Of uw leerlingen nu basisschoolleerlingen, tweens of adolescenten zijn, een meetkundestadsproject is een vermakelijke - en leerzame - manier om wiskunde te onderwijzen. Naarmate de leerlingen de lagere schooljaren bereiken, ontwikkelen ze het vermogen om niet alleen geometrische vormen te identificeren, maar ook om vormen te combineren en een groter ontwerp te maken. In een geometriestad kunnen leerlingen op een fantasierijke manier wiskundige vaardigheden ontwikkelen, waarbij ze van basisvaardigheden naar complexere vaardigheden gaan.
Breng het in kaart
Voordat de leerlingen beginnen met bouwen, moeten ze hun stad in kaart brengen. Dit voegt een meetcomponent toe aan de meetkundeles, waarbij meer wiskundige kennis aan de activiteit wordt toegevoegd. Geef de leerlingen een stuk posterboard of gebruik de zijkant van een grote kartonnen doos als basis. De leerlingen kunnen wegen en ruimtes voor gebouwen in kaart brengen met behulp van een liniaal en potlood.
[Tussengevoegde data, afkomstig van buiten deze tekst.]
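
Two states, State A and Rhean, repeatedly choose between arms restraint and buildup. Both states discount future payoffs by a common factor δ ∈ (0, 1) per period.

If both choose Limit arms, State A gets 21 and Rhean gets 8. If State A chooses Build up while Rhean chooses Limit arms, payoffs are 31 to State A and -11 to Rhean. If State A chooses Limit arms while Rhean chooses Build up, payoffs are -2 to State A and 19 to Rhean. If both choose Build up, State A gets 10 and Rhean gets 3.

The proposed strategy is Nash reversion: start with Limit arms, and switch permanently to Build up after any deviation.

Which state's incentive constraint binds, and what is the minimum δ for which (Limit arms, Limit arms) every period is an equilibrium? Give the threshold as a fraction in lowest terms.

Rhean; δ ≥ 11/16

State A's threshold: (31−21)/(31−10) = 10/21.
Rhean's threshold: (19−8)/(19−3) = 11/16.
10/21 < 11/16, so Rhean binds and δ* = 11/16.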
Laat ze tweedimensionale vormen tekenen waar elk gebouw zal staan. Ze kunnen bijvoorbeeld een klein vierkant tekenen voor een huis en een grotere rechthoek voor een wolkenkrabber. Als de kaart klaar is, kunnen de leerlingen met een donkere stift over lichte potloodlijnen trekken.
Tweedimensionale optie
Kinderen zo jong als 6 of 7 hebben de mogelijkheid om meerdere vormen in één te combineren. Je kunt tweedimensionale vormen gebruiken om gebouwen te maken of ze combineren met driedimensionale versies. Om tweedimensionale gebouwen te maken, laat u de kinderen vormen tekenen die bij hun kaarten passen op dik karton. Gebruik linialen om een rechte rand te maken voor driehoeken, vierkanten en rechthoeken. Vraag de leerlingen om een centimeter of 2 extra aan de onderkant te laten om flappen te maken om onder te vouwen en aan de basis te bevestigen. De leerlingen kunnen ook kleinere vormen uit bouwpapier snijden om ramen, deuren of daken te maken. Lijm de kleinere vormen op de grotere en combineer ze om concurrerende gebouwen te vormen.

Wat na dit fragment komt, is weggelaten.